Con Riquelme inutilizado como delantero por la izquierda (?), Boca intentaba generar juego con la movilidad de Chávez y la habilidad de Gaitán pero no lograba generar un buen circuito futbolístico. José Sosa era la manija de Estudiantes pero el “Pincha” carecía de peso en el área.
Justo cuando Boca comenzaba a presionar con fuerza, Pompei sancionó un polémico penal tras mano de Desábato. A los 25′, Palermo tomó la responsabilidad y, tras repetir la ejecución por invasión de área, marcó el 1-0 con un fuerte remate al medio del arco. El goleador quedó a un sólo tanto de Cherro, máximo anotador xeneize.
El gol mejoró la autoestima de Boca, que incluso mejoró su producción defensiva, con una actuación de la zaga central compuesta por Barroso y Luiz Alberto, que luego sería desarmada en el complemento.

Todo lo bueno que realizó Boca en el primer tiempo, lo tiró a la basura en la segunda parte.
El equipo de Alves no arrancó mal e incluso tuvo algunas chances de convertir el segundo tanto. Pero llamativamente, el xeneize comenzó a defenderse exageradamente y a cometer faltas a repetición. De atacar se olvidó completamente, incluso hasta parecía sobrar el partido.
Medel debió salir por lesión (entró Paletta y Barroso pasó de 4) y la defensa se estropeó por completo. Ambos equipos entregaban un partido espantoso, sin llegadas claras y a puro centro al área de Javier García.
Los de Alves ni siquiera pudieron aprovechar el contraataque. Ni Riquelme ni Gaitán tuvieron una buena actuación y la salida de Chávez (también lesionado) le sacó agilidad al mediocampo.
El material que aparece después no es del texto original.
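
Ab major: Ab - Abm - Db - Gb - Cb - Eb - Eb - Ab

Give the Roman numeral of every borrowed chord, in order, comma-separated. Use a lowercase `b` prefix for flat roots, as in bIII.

The diatonic triads in Ab major are Ab, Bbm, Cm, Db, Eb, Fm, Gdim. Of the given chords, Ab, Db and Eb are diatonic. But Abm (Ab–Cb–Eb) is foreign: the diatonic I on degree 1 is Ab, whereas Abm comes from Ab minor. It is labeled i. Gb (Gb–Bb–Db) is not: scale degree 7 in Ab major carries Gdim (vii°). In Ab minor the chord on that degree is Gb, so here it functions as bVII, borrowed from the parallel minor. Cb (Cb–Eb–Gb) is not: scale degree 3 in Ab major carries Cm (iii). In Ab minor the chord on that degree is Cb, so here it functions as bIII, borrowed from the parallel minor.

i, bVII, bIII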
Cuando parecía que el encuentro se moría con ese limitado 1-0, Estudiantes aprovechó un contraataque a los 46 minutos y Leandro González recibió un pelotazo y desde el borde del área sacó un tremendo remate mano a mano con García marcando el 1-1 final.
Por más ilógico que suene, a Boca le convirtieron un gol de contraataque en el primer minuto de descuento y ganando 1-0. Una verdadera muestra del desconcierto que vive este equipo, que regaló el segundo tiempo y mostró una actitud mediocre, tibia y mezquina cuando debió salir a ganar el partido.